Guest ebailey Posted January 27, 2010 Posted January 27, 2010 We are planning on terminating a DB plan. A question came up that I can not pin down. I get that if we have an "eligible rollover distribution" that it must be allowed to be rolled over. however the plan does not allow for lump sum distributions other than for small annuity amounts. Currently only annuitys (QJSA etc) are permitted - no lump sums - all not eligible rollover distributions as they are "series of substantially equal periodic payments over a period specified". We don't want to give everyone the option of getting a lump sum. We do want to allow people to rollover if they wish. Are we REQUIRED to allow people to rollover the lump sum "value" of their annuity? Can we allow them to? Would we have to do an "elective transfer" to permit them to rollover? Any thoughts...
david rigby Posted January 27, 2010 Posted January 27, 2010 The plan's termination provisions may have an alternative payment form (lump sum) that applies. If not, then the plan has to find some other way of completing the termination. What does the plan say in that case? I'm a retirement actuary. Nothing about my comments is intended or should be construed as investment, tax, legal or accounting advice. Occasionally, but not all the time, it might be reasonable to interpret my comments as actuarial or consulting advice.

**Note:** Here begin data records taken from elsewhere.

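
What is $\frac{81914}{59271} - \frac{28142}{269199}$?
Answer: $\frac{6794387468}{5318564643} \approx 1.2775$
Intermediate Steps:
$\frac{81914}{59271} - \frac{28142}{269199} = \frac{6794387468}{5318564643}$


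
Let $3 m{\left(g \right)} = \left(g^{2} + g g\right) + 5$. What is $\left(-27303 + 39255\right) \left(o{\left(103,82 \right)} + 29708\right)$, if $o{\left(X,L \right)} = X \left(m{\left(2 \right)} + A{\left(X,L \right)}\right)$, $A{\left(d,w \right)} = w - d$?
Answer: $334552416$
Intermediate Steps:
$m{\left(g \right)} = \frac{5}{3} + \frac{2 g^{2}}{3}$ ($m{\left(g \right)} = \frac{\left(g^{2} + g g\right) + 5}{3} = \frac{\left(g^{2} + g^{2}\right) + 5}{3} = \frac{2 g^{2} + 5}{3} = \frac{5 + 2 g^{2}}{3} = \frac{5}{3} + \frac{2 g^{2}}{3}$)
$o{\left(X,L \right)} = X \left(\frac{13}{3} + L - X\right)$ ($o{\left(X,L \right)} = X \left(\left(\frac{5}{3} + \frac{2 \cdot 2^{2}}{3}\right) + \left(L - X\right)\right) = X \left(\left(\frac{5}{3} + \frac{2}{3} \cdot 4\right) + \left(L - X\right)\right) = X \left(\left(\frac{5}{3} + \frac{8}{3}\right) + \left(L - X\right)\right) = X \left(\frac{13}{3} + \left(L - X\right)\right) = X \left(\frac{13}{3} + L - X\right)$)
$\left(-27303 + 39255\right) \left(o{\left(103,82 \right)} + 29708\right) = \left(-27303 + 39255\right) \left(\frac{1}{3} \cdot 103 \left(13 - 309 + 3 \cdot 82\right) + 29708\right) = 11952 \left(\frac{1}{3} \cdot 103 \left(13 - 309 + 246\right) + 29708\right) = 11952 \left(\frac{1}{3} \cdot 103 \left(-50\right) + 29708\right) = 11952 \left(- \frac{5150}{3} + 29708\right) = 11952 \cdot \frac{83974}{3} = 334552416$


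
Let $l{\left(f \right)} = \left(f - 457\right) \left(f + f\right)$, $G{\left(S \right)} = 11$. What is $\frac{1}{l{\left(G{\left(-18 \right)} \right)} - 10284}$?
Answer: $- \frac{1}{20096} \approx -4.9761 \cdot 10^{-5}$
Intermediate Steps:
$l{\left(f \right)} = 2 f \left(-457 + f\right)$ ($l{\left(f \right)} = \left(-457 + f\right) 2 f = 2 f \left(-457 + f\right)$)
$\frac{1}{l{\left(G{\left(-18 \right)} \right)} - 10284} = \frac{1}{2 \cdot 11 \left(-457 + 11\right) - 10284} = \frac{1}{2 \cdot 11 \left(-446\right) - 10284} = \frac{1}{-9812 - 10284} = \frac{1}{-20096} = - \frac{1}{20096}$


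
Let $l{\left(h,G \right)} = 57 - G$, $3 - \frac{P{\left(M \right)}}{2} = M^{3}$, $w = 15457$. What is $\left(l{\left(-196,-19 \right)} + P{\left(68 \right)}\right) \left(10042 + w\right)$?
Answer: $-16033312218$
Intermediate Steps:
$P{\left(M \right)} = 6 - 2 M^{3}$
$\left(l{\left(-196,-19 \right)} + P{\left(68 \right)}\right) \left(10042 + w\right) = \left(\left(57 - -19\right) + \left(6 - 2 \cdot 68^{3}\right)\right) \left(10042 + 15457\right) = \left(\left(57 + 19\right) + \left(6 - 628864\right)\right) 25499 = \left(76 + \left(6 - 628864\right)\right) 25499 = \left(76 - 628858\right) 25499 = \left(-628782\right) 25499 = -16033312218$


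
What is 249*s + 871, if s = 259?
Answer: 65362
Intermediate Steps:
249*s + 871 = 249*259 + 871 = 64491 + 871 = 65362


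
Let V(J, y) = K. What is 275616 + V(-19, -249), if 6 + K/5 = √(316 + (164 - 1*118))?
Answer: 275586 + 5*√362 ≈ 2.7568e+5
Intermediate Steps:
K = -30 + 5*√362 (K = -30 + 5*√(316 + (164 - 1*118)) = -30 + 5*√(316 + (164 - 118)) = -30 + 5*√(316 + 46) = -30 + 5*√362 ≈ 65.131)
V(J, y) = -30 + 5*√362
275616 + V(-19, -249) = 275616 + (-30 + 5*√362) = 275586 + 5*√362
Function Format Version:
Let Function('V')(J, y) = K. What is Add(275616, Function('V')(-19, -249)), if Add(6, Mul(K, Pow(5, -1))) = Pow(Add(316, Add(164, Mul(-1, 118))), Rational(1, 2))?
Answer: Add(275586, Mul(5, Pow(362, Rational(1, 2)))) ≈ 2.7568e+5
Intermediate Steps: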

Guest ebailey Posted January 27, 2010 Posted January 27, 2010 Interesting - a different option form (lump sum) only allowed if plan is to terminate. Can I do that... Any cite? The plan doesn't say anything different upon termination but we could amend it.... thanks
david rigby Posted January 27, 2010 Posted January 27, 2010 ... a different option form (lump sum) only allowed if plan is to terminate. Can I do that?It's pretty common. The plan can no longer pay monthly benefits, so it has to either pay lump sums or but an annuity. I'm a retirement actuary. Nothing about my comments is intended or should be construed as investment, tax, legal or accounting advice. Occasionally, but not all the time, it might be reasonable to interpret my comments as actuarial or consulting advice.
Guest ebailey Posted January 27, 2010 Posted January 27, 2010 Can I make it more complicated? Can I condition the lump sum on requiring a direct rollover? We don't want folks to just spend the money and lose their retirements...
rcline46 Posted January 27, 2010 Posted January 27, 2010 I don't think it works. A rollover implies there was a lump sum option. Otherwise it becomes a transfer, and the DB taint stays. This is not permitted if the next plan is a profit sharing type plan. The benefits are still subject to PBGC and other problems - I dont think this is even permitted.